Here’s how Nova Delphini 2013 appeared in a photograph taken August 16 through a 12-inch telescope. // Efrain Morales Rivera
On August 14, Japanese amateur astronomer Koichi Itagaki discovered an exploding star within the boundaries of the constellation Delphinus the Dolphin. Now known as Nova Delphini 2013, the object has brightened since its discovery. At that time, it was a little fainter than the dimmest star the human eye can see. Now, however, it lies within range of naked eyes from a dark site. And even from suburban locations, observers using binoculars or small telescopes can see the star easily.
The word nova is Latin, and it means “new.” Thousands of years ago, pre-telescopic observers referred to such objects as stella novae — “new stars.” These objects appeared to the naked eye, seemingly out of nowhere, and then faded back to invisibility after days, weeks, or sometimes months.
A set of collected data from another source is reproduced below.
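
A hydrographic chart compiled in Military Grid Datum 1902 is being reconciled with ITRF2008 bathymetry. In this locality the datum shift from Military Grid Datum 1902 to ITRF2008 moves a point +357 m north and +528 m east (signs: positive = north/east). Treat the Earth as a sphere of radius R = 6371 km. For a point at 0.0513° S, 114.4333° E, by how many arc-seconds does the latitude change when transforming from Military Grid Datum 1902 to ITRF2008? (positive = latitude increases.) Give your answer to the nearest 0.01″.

Δφ = 11.56″

On a sphere of radius R, 1 rad of latitude = R, so Δφ = ΔN / R = 357.0 / 6371000 = 5.6035e-05 rad = 11.558″.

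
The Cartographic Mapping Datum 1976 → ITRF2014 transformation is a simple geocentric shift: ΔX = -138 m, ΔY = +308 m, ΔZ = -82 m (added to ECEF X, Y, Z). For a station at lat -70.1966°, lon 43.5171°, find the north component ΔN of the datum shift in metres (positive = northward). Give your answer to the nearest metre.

At φ = -70.1966°, λ = 43.5171°: sin φ = -0.940861, cos φ = 0.338794, sin λ = 0.688571, cos λ = 0.725169.
ΔN = −sin φ cos λ·ΔX − sin φ sin λ·ΔY + cos φ·ΔZ = −(-0.940861)(0.725169)(-138) − (-0.940861)(0.688571)(308) + (0.338794)(-82) = 77.60 m.

ΔN = 78 m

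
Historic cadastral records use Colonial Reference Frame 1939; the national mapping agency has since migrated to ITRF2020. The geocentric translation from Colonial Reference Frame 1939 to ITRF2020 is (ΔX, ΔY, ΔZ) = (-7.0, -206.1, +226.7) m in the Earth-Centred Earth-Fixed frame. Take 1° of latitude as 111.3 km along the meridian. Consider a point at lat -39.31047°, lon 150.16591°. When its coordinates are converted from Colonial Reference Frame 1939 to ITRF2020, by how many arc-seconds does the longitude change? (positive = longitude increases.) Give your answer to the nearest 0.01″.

sin φ = -0.633522, cos φ = 0.773724, sin λ = 0.497490, cos λ = -0.867470.
East component: ΔE = −sin λ·ΔX + cos λ·ΔY = −(0.497490)(-7.0) + (-0.867470)(-206.1) = 182.27 m.
1° of latitude spans 111300 m; at latitude φ, 1° of longitude spans that × cos φ = 86115.5 m, so Δλ = 182.27 / 86115.5 × 3600 = 7.620″.

Δλ = 7.62″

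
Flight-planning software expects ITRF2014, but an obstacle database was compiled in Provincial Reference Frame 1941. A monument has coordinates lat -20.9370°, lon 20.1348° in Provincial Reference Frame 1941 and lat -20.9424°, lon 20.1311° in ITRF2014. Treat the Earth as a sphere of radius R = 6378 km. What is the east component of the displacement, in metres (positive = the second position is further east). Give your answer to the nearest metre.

Δφ = -20.9424° − -20.9370° = -0.0054°; Δλ = 20.1311° − 20.1348° = -0.0037°.
1° along a meridian = πR/180 = 111317 m.
ΔN = Δφ × 111317 = -601.1 m; ΔE = Δλ × 111317 × cos(-20.9370°) = -0.0037 × 111317 × 0.933974 = -384.7 m.

ΔE = -385 m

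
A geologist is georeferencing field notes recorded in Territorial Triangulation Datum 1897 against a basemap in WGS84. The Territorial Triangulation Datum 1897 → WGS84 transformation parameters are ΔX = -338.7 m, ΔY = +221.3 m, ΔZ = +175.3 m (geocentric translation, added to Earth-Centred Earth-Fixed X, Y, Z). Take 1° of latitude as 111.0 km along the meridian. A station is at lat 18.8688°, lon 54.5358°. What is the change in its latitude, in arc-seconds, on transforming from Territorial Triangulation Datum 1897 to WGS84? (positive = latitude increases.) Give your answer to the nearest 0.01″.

sin φ = 0.323402, cos φ = 0.946262, sin λ = 0.814478, cos λ = 0.580194.
North component: ΔN = −sin φ cos λ·ΔX − sin φ sin λ·ΔY + cos φ·ΔZ = −(0.323402)(0.580194)(-338.7) − (0.323402)(0.814478)(221.3) + (0.946262)(175.3) = 171.14 m.
1° of latitude spans 111000 m, so Δφ = 171.14 / 111000 × 3600 = 5.551″.

Δφ = 5.55″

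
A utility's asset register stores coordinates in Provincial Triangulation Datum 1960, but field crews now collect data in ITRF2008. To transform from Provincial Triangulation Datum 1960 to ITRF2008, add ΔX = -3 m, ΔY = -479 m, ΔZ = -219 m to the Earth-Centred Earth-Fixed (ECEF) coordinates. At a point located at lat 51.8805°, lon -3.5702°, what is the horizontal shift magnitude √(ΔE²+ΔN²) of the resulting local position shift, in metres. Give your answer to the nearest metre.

At φ = 51.8805°, λ = -3.5702°: sin φ = 0.786725, cos φ = 0.617304, sin λ = -0.062271, cos λ = 0.998059.
ΔE = −sin λ·ΔX + cos λ·ΔY = −(-0.062271)·(-3) + (0.998059)·(-479) = -478.26 m.
ΔN = −sin φ cos λ·ΔX − sin φ sin λ·ΔY + cos φ·ΔZ = −(0.786725)(0.998059)(-3) − (0.786725)(-0.062271)(-479) + (0.617304)(-219) = -156.30 m.
Horizontal magnitude = √(ΔE² + ΔN²) = √((-478.26)² + (-156.30)²) = 503.15 m.

503 m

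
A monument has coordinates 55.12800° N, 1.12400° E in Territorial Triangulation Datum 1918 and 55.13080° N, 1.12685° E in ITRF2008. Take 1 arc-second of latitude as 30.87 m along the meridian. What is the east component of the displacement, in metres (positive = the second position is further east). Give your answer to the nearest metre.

ΔE = 181 m

Δφ = 55.13080° − 55.12800° = +0.00280°; Δλ = 1.12685° − 1.12400° = +0.00285°.
1° of latitude = 3600 × 30.87 = 111132 m.
ΔN = Δφ × 111132 = 311.2 m; ΔE = Δλ × 111132 × cos(55.12800°) = +0.00285 × 111132 × 0.571745 = 181.1 m.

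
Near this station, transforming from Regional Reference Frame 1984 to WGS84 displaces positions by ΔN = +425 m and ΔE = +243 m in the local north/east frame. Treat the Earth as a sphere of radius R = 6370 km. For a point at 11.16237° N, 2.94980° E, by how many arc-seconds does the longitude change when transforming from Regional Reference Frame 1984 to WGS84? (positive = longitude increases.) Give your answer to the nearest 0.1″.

Δλ = 8.0″

At latitude 11.16237°, cos φ = 0.981083.
One radian of longitude at latitude φ spans R cos φ, so Δλ = ΔE / (R cos φ) = 243.0 / (6370000 × 0.981083) = 3.8883e-05 rad = 8.020″.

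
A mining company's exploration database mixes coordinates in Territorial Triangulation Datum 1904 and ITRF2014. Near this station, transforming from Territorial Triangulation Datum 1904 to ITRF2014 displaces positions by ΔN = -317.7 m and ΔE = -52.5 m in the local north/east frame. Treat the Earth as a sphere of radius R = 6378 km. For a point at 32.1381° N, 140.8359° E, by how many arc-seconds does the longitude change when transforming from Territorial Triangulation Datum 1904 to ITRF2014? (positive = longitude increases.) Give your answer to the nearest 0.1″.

At latitude 32.1381°, cos φ = 0.846768.
One radian of longitude at latitude φ spans R cos φ, so Δλ = ΔE / (R cos φ) = -52.5 / (6378000 × 0.846768) = -9.7210e-06 rad = -2.005″.

Δλ = -2.0″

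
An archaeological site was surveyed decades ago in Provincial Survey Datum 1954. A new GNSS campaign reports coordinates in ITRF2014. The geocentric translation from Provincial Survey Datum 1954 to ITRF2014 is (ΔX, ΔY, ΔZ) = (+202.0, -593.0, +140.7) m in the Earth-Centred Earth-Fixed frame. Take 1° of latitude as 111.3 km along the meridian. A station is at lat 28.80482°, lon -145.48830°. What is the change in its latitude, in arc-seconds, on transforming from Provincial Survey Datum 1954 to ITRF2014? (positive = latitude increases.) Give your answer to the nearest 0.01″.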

The red cross on this star chart indicates the position of Nova Delphini 2013. At this time of year, the constellation Delphinus is in the sky all night long. // Astronomy: Richard Talcott and Roen Kelly
Today astronomers know that a nova is an explosion that results when hydrogen from a nearby star builds up around a white dwarf — the Earth-sized core of a star that once created energy the same way our Sun does. The hydrogen eventually explodes and causes the star to brighten by millions or even billions of times, often outshining the entire galaxy that houses it.
Currently, Nova Delphini 2013 is shining between magnitude 4.5 and magnitude 5.0, which makes it a bit brighter than the faintest star in the Little Dipper star figure. So if you can see all the stars in the Little Dipper from your observing location, you’ll be able to see the nova. That said, binoculars will help a lot.